Joder, qué tipo más insoportable.

—Anker Høyer tenía cocaína en la sangre cuando le hicieron la autopsia. ¿Lo sabías?

Entonces Carl se hundió en algo que se suponía era un sillón. No, no tenía ni repajolera idea.

—¿Has tomado cocaína también tú, Carl?

Cada vez había menos amabilidad en aquellos ojos azul claro que lo atenazaban. Había estado flirteando con él sin ningún disimulo mientras Mona estaba presente. Guiñitos gay y labios en punta que sonreían al mismo tiempo. Ahora parecía casi estar haciendo un interrogatorio de tercer grado.

—¿Cocaína? Desde luego que no. Detesto esa basura.

El psicólogo Kris levantó la mano.

—Vale, vayamos en otra dirección. ¿Tenías contacto con la mujer de Hardy antes de que se casara con él?

¿Tenemos que hablar otra vez de ella? Miró al tipo, que esperaba hierático.

—Sí, lo tenía —reconoció al poco—. Era amiga de la chica con la que salía entonces. Fue así como Hardy y ella se conocieron.

—¿No mantuvisteis relaciones sexuales?

Carl sonrió. Desde luego, era minucioso el tío.
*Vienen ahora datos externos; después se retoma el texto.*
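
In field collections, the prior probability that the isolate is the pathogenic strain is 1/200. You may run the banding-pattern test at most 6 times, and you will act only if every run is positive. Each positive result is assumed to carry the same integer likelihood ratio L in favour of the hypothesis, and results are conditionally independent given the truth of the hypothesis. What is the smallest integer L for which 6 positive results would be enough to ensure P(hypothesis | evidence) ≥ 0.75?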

Le costaba entender que aquello pudiera ayudarlo contra la presión del pecho.

—Dudas. ¿Qué respondes?

—Respondo que esta es la terapia más extraña en la que he participado. ¿Cuándo vas a apretarme las clavijas? Pero no, aparte de manosearnos no hubo nada.

—Manosearnos. ¿Qué abarca eso?

—Ostras, Kris. Aunque seas gay, podrás imaginarte un poco de investigación corporal heterosexual, ¿no?

—O sea, que…

—Oye, mira, paso de darte detalles. Nos besamos y manoseamos un poco, pero no follamos. ¿Vale?

También lo apuntó.

Entonces dirigió su mirada azul claro hacia Carl.

—En relación con el caso que llamamos «el caso de la pistola clavadora», de los apuntes de Hardy Henningsen se desprende que tal vez tuvieras contacto después con quienes te dispararon. ¿Es eso cierto?

—Ni por el forro. Debe de ser un malentendido.

—Vale —admitió, mirando a Carl con una expresión que debería exhortarlo a mostrar más confianza—. Es lo que pasa, Carl: que si te pica el culo al acostarte, te huelen los dedos al despertar.